Why technology is key to making pensions truly free
Five years on from the introduction of pension freedoms there's still much more the pensions industry can do to fulfil the promises of the legislation and meet the evolving needs of tomorrow's pensioners, writes David Simpson.
Until recently, retirement was generally a shift from working full-time to not working at all and needing a complete replacement income.
Except for the very wealthy, an annuity which gave a guaranteed level of income in retirement met most people's needs. But client needs are changing.
Nowadays, retirements are often stepped, with a gradual move from full-time to part-time work or a later life career change which may result in a lower salary, which may need topping up with income from a pension.
The decline of lucrative defined benefit pensions schemes is likely to fuel the trend for a steady descent from work into retirement as more people seek opportunities to continue earning after normal retirement age to supplement their state and pension income. Ageing clients will need tax-efficient income solutions that reflect the changing face of retirement, providing different levels of income at different stages of retirement, with additional lump sums for luxuries or unexpected expenses.
Freedom and choice
Pension freedom has also created more choice to meet our evolving income requirements. The latest figures from HM Revenue & Customs tell us that in the last quarter of 2019, £2.2bn was withdrawn from pensions flexibly, an 18% increase from £1.9bn in the fourth quarter of 2018. Clearly, demand for pension flexibility remains strong. Yet studies regularly report that fixed income, typically to cover monthly living costs, remains an important consideration when planning for retirement. For a growing number of clients, guaranteed income may form a crucial part of their finances in later life.
To meet these changing customer needs, pension products must also change to offer greater flexibility. Solutions that offer part guaranteed income (either for life or a term) to cover day to day living costs and part drawdown to fund travel and luxuries, part tax-free cash to pay off the mortgage, start a business or help out the children financially.
Part of the pot might stay invested for continued growth with the aim of passing on wealth to future generations. Clients may prefer to leave their whole pension invested and withdraw money from an ISA instead to avoid tax liabilities. As clients get older and their needs change, the ability to purchase guaranteed income benefits with portions of their pension funds may also be a valuable option as income from working reduces or to cover home help or care costs.
For instance, a client might want to reduce their working hours at 55 and take a term guaranteed income for 10 years to supplement their income and cover essential living expenses until pension benefits from an employer scheme start age 65.
At 60, they take a tax-free lump sum for a big holiday leaving the remainder of the fund invested in pension drawdown to hopefully continue to grow, with the adviser choosing from a broad range of investments to meet the client's needs and risk profile.
At 66, the client wants to retire fully.
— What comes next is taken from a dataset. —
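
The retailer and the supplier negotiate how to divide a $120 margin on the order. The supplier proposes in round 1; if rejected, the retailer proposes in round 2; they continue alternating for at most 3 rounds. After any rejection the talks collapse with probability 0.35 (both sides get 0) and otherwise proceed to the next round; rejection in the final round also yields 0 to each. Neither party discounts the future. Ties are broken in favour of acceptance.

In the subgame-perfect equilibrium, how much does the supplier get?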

The state and employer pensions cover essentials, and further tax-free lump sums are taken out as required to pay for holidays and extras. Then at 75, ill-health means greater help is needed at home. A lifetime guaranteed income is purchased to cover higher living costs, benefiting from the enhanced rates now available to them under an impaired life policy.
When the client dies, their beneficiaries can access the remaining drawdown funds, with the adviser helping to manage the tax liabilities.
Ready and available
The technology is already available within the UK market to facilitate a combination of drawdown and term or lifetime guaranteed income within one pension wrapper with the ability to change the income levels as lifestyle and financial needs change. Yet the number of providers that offer such flexibility within their product range is currently very limited.
Of course, advisers can create similar flexible and guaranteed income solutions using different products side-by-side. But the capability to blend pension investments, drawdown and guaranteed income within one wrapper and alter the combination as required gives advisers far greater control over how much income their clients receive and when and how much income tax they pay throughout their retirement.
Deciding how to fund your lifestyle as you get older is a complex decision. To help clients with their long-term financial planning, the pension of the future should offer advisers as many options as possible to create a flexible retirement plan that adapts to changing income needs at 60, 70 and beyond.
At the recent The Investing and Saving Alliance's (TISA) annual retirement conference it was clear from the lively debate that advisers and providers agree in order to meet the income needs of future retirees, pensions will need to be more flexible.
Such flexibility already exists, but five years on from the introduction of pension freedoms there's still much more the pensions industry can do to fulfil the promises of the legislation and meet the evolving needs of tomorrow's pensioners.